O incêndio no Museu Nacional, ocorrido na tarde deste domingo (2), no Rio de Janeiro, poderia ter provocado vítimas fatais. Horas após o prédio pegar fogo, alguns cientistas e professores se arriscaram nas esfumaçadas e escuras salas do prédio histórico na tentativa de salvar o que fosse possível. Paulo Buckup foi um dos que arriscaram a vida para tentar salvar peças do acervo do museu.

Ele contou que ajudou outros colegas a arrombarem portas e levarem gavetas contendo espécimes de moluscos e calcula que o ato ajudou a salvar "alguns milhares" de espécimes de moluscos, porém o incêndio destruiu dezenas de milhares de insetos, disse o professor especializado em ictiologia, que estuda a evolução dos peixes.

Desolado, o professor – que chegou ao local pouco mais de uma hora após o inicio do fogo -, afirmou que a maior perda são as coisas que não existem mais, as relíquias antigas. Ele citou ainda um peixe-serra, que media cerca de cinco metros, que estava preparado para ser exposto ao público.

Meteorito resistiu ao incêndio

Uma das principais atrações do acervo, o meteorito Bendegó, um dos maiores do mundo, foi uma das peças que resistiu intacta ao incêndio.
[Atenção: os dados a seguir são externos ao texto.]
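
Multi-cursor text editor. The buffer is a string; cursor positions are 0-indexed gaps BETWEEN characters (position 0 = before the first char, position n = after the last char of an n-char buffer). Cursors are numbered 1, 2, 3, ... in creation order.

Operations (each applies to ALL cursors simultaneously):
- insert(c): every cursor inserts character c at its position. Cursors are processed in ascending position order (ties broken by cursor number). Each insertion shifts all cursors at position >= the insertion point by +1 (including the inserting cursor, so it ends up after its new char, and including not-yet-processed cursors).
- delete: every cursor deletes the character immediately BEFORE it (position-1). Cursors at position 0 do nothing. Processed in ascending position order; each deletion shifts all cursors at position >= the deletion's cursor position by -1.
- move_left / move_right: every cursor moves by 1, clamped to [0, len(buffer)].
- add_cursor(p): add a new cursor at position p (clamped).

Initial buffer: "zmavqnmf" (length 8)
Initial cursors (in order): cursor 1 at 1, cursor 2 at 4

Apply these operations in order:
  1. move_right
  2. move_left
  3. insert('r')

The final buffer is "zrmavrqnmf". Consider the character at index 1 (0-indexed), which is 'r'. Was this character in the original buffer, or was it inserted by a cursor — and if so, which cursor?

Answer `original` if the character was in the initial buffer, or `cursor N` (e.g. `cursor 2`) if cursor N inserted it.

After op 1 (move_right): buffer="zmavqnmf" (len 8), cursors c1@2 c2@5, authorship ........
After op 2 (move_left): buffer="zmavqnmf" (len 8), cursors c1@1 c2@4, authorship ........
After op 3 (insert('r')): buffer="zrmavrqnmf" (len 10), cursors c1@2 c2@6, authorship .1...2....
Authorship (.=original, N=cursor N): . 1 . . . 2 . . . .
Index 1: author = 1

Answer: cursor 1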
De acordo com explicação dada pelo geólogo Renato Cabral Ramos, por ser de ferro maciço, o objeto conseguiu resistir as altas temperatura a qual foi submetido, porém as pesquisas que foram feitas através dele e que estavam guardadas na biblioteca foram perdidas.
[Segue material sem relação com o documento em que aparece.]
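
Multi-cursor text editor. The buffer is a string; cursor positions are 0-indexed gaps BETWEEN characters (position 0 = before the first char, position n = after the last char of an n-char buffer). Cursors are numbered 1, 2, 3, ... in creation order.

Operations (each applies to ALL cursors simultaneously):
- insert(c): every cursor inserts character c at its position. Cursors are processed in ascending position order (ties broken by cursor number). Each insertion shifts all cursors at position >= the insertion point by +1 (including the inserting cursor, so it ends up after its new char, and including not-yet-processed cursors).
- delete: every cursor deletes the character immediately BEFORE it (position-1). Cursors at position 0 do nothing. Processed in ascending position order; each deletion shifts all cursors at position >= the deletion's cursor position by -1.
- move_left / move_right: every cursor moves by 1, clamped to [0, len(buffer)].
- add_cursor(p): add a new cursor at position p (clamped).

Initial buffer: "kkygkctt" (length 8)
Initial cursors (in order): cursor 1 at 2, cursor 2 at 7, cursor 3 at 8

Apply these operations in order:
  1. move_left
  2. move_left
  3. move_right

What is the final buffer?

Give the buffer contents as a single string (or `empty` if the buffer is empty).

After op 1 (move_left): buffer="kkygkctt" (len 8), cursors c1@1 c2@6 c3@7, authorship ........
After op 2 (move_left): buffer="kkygkctt" (len 8), cursors c1@0 c2@5 c3@6, authorship ........
After op 3 (move_right): buffer="kkygkctt" (len 8), cursors c1@1 c2@6 c3@7, authorship ........

Answer: kkygkctt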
O meteorito foi encontrado no século XVIII nas proximidades do riacho Bendegó – daí vem seu nome – no sertão da Bahia e estava exposta no museu desde 1892. Sua origem ainda é desconhecida e seu peso é de cerca de 5 toneladas.

Fogo destruiu cerca de 90% do acervo

Cerca de 90% dos 20 milhões de item que faziam parte do Museu Nacional foram perdidos. É o que informou a vice-diretora, Cristiana Serejo, em entrevista coletiva concedida na tarde desta segunda-feira (3). O que sobrou? O prédio, essas peças que eu falei. Talvez uns 10%”, disse. De acordo com Serejo, para a recuperação do museu serão necessários 15 milhões de reais, á principio.

Além do já citado meteorito Bendegó, foram salvos do incêndio parte da parte da coleção de zoologia, o herbário, departamento de zoologia de vertebrados, a biblioteca central do museu, outros minerais e algumas cerâmicas. Já o acervo mobiliário do 1º reinado e peças herdadas da família imperial foram destruídos, assim como tudo que estava no prédio principal, exceto meteoritos.